Jakarta, Infobreakingnews - Di hadapan sekitar 1.000-an peserta konferensi
tahunan program studi Islam atau kajian keislaman yang diikuti tujuh negara di
Surabaya pada 4-8 November itu, Mentri BUMN Dahlan Iskan menyatakan dirinya tak kan berhenti
'bersih-bersih' korupsi.
"Tapi, konsentrasi saya bukan DPR, saya
akan lebih fokus untuk 'bersih-bersih' pada 'rumah tangga sendiri' (BUMN)
dibandingkan dengan 'rumah tangga orang lain' (DPR)," katanya.
Dahlan Iskan telah melaporkan 6 nama baru anggota
DPR pemeras BUMN ke Badan Kehormatan (BK) DPR. BK didesak mengungkap nama-nama
tersebut ke publik.
"Bongkar
semuanya.
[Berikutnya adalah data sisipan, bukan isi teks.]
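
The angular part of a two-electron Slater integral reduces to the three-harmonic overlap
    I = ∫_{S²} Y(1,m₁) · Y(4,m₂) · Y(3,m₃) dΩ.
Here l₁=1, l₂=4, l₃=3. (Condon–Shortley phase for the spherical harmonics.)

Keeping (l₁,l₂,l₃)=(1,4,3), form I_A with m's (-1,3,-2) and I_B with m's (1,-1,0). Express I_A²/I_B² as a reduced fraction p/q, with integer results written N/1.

21/10

Shared (l₁,l₂,l₃)=(1,4,3): N and (l;000)² cancel in I_A²/I_B².
A: Δ = 2!·0!·6!/9! = 1/252; Racah Σ t=2..2: t=2:+1/240 = 1/240; ⇒ 3j(1 4 3; -1 3 -2)² = 1/12, sgn -1
B: Δ = 2!·0!·6!/9! = 1/252; Racah Σ t=0..0: t=0:+1/72 = 1/72; ⇒ 3j(1 4 3; 1 -1 0)² = 5/126, sgn -1
I_A²/I_B² = (1/12)/(5/126) = 21/10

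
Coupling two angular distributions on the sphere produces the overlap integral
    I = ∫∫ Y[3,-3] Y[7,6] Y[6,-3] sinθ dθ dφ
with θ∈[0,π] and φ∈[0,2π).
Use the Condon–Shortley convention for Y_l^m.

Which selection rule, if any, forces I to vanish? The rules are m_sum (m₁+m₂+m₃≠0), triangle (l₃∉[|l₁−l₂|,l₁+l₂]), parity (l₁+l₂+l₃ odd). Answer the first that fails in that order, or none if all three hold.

none

Σmᵢ = 0  ✓
l₃∈[|l₁−l₂|,l₁+l₂]=[4,10], have l₃=6  ✓
Σlᵢ = 16 ⇒ even  ✓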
Dahlan juga harus buka semuanya, saya kasih dua jempol deh,"
kata anggota Komisi VI DPR dari PKS, Refrizal, Rabu
(8/11/2012).
Dua nama yang
sebelumnya dilaporkan Dahlan Iskan ke BK DPR memang tidak sengaja terbuka ke publik.
Masyarakat menjadi tahu karena anggota BK DPR Usman Jafar membocorkan dua nama
tersebut yakni anggota Komisi VI DPR dari Fraksi Partai Golkar Idris Laena dan
anggota Komisi XI DPR dari FPDIP Sumaryoto.
Secara khusus
Refrizal meminta Dahlan juga mengungkap pemain-pemain di lingkungan BUMN. Tentu
dalam rangka reformasi internal BUMN.
"Dahlan harus
bongkar juga upeti dari BUMN untuk kalangan BUMN dan kementerian,"
tegasnya.*** S.A



0 komentar:
Speak up your mind
Tell us what you're thinking... !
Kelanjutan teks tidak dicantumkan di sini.